Music therapy, nursing interventions for symptoms control, and yoga are effective in reducing both depression and anxiety so these interventions are very promising at reducing suicide risk. Music intervention, supportive-expressive group therapy, reflexology and telephone-based sessions for care-givers are effective for pain management. Interventions for care-givers have a positive effect on patients’ well-being. One research affirms the importance of care-givers and patients relationship; the study shows that severe depression symptoms correlates with negative family interaction (Oh, Ell, & Subica, 2014).
Telephone-based mindfulness intervention didn’t show significant reduction in psychological distress in men with advanced prostate cancer. However, there are some studies which show that mindfulness-based interventions improve anxiety, depression, stress, sexual difficulties, psychological arousal and immune function in cancer patients (Shennan, Payne, & Fenlon, 2011). For reducing SRF in cancer patients, some other therapies could be effective; for example, there is evidence that art therapy can reduce distress (Lefevre, Ledoux, & Filbet, 2016) anxiety, and depression (Lee et al., 2017). Also there is existing literature that shows hypnotherapy in cancer patients can reduce anxiety, improving sleep and the severity of psychological and physical symptoms for cancer patients (Plaskota et al., 2012).

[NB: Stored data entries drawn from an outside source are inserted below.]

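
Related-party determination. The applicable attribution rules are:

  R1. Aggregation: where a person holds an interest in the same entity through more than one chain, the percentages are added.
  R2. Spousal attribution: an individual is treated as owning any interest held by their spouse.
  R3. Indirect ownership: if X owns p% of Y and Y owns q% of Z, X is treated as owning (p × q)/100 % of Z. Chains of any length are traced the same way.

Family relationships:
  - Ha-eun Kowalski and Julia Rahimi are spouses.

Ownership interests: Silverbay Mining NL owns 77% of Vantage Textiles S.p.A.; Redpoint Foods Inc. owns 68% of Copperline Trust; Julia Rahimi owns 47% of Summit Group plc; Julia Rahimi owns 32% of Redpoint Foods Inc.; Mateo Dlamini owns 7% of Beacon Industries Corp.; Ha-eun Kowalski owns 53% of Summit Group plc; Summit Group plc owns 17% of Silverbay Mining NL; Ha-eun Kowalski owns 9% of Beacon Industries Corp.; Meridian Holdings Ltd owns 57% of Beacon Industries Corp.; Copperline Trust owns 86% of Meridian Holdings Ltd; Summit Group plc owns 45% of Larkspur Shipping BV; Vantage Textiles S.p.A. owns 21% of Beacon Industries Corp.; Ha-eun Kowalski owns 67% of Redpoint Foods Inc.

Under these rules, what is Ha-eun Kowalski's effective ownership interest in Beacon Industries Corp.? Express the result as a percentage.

44.749164%

By spousal attribution (R2), Ha-eun Kowalski is treated as also owning Julia Rahimi's interest in Summit Group plc, giving 53% + 47% = 100%.
By spousal attribution (R2), Ha-eun Kowalski is treated as also owning Julia Rahimi's interest in Redpoint Foods Inc, giving 67% + 32% = 99%.
Chain via Summit Group plc → Silverbay Mining NL → Vantage Textiles S.p.A. (R3): 100% × 17% × 77% × 21% = 2.7489% of Beacon Industries Corp.
Chain via Redpoint Foods Inc. → Copperline Trust → Meridian Holdings Ltd (R3): 99% × 68% × 86% × 57% = 33.000264% of Beacon Industries Corp.
Direct interest in Beacon Industries Corp: 9%.
Aggregating (R1): 2.7489% + 33.000264% + 9% = 44.749164%.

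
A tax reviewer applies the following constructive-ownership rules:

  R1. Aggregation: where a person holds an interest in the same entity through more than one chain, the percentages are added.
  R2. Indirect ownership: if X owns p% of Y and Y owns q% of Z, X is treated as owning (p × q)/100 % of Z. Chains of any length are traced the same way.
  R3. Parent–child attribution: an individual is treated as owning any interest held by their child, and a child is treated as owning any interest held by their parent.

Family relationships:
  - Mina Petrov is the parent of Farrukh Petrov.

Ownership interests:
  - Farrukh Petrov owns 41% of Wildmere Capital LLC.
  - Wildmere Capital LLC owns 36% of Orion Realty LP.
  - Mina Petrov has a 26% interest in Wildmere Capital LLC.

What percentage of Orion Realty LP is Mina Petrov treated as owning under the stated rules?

24.12%

By parent–child attribution (R3), Mina Petrov is treated as also owning Farrukh Petrov's interest in Wildmere Capital LLC, giving 26% + 41% = 67%.
Chain via Wildmere Capital LLC (R2): 67% × 36% = 24.12% of Orion Realty LP.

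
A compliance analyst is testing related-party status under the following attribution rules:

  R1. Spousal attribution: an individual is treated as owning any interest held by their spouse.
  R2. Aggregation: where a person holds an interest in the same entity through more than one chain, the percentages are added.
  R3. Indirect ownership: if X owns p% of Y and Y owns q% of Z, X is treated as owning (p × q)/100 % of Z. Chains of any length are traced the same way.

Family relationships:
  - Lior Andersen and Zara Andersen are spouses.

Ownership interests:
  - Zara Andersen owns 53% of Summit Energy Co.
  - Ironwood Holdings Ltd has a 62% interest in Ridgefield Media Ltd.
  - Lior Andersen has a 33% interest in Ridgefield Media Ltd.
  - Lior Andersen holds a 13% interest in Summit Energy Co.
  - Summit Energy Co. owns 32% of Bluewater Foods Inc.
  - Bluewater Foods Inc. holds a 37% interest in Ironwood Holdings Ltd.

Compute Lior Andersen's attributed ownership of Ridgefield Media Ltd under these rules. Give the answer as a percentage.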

There are several high quality studies which examine suicide prevention strategies in the general population. In the future, it would be advisable to investigate their effectiveness in the oncological population, for example, investigating the lethal means restriction for cancer patients study (Zalsman et al., 2016). It would also be important to study which interventions could be useful in diminishing demoralization as a risk factor for suicide in cancer patients.
The limitation of this study is that much of the interventional research investigated patients with a specific site of cancer, so it would be difficult to apply the results to all of the oncological population. Another limitation is that there is a lack of research on the direct impact of various interventions on suicidal thoughts and/or behavior. Overall, the most promising interventions for suicide risk reduction in cancer patients appear to be psychotherapy (behavioral activation and problem-solving therapy), nursing interventions, exercises, yoga, music therapy, and interventions by care-givers. For more severe cases, psychosocial interventions together with anti-depressant drugs (citalopram or escitalopram) could be the most promising in reducing suicide risk. Further high quality research is needed to clarify which interventions should be applied and to develop effective suicide prevention strategies for oncology patients.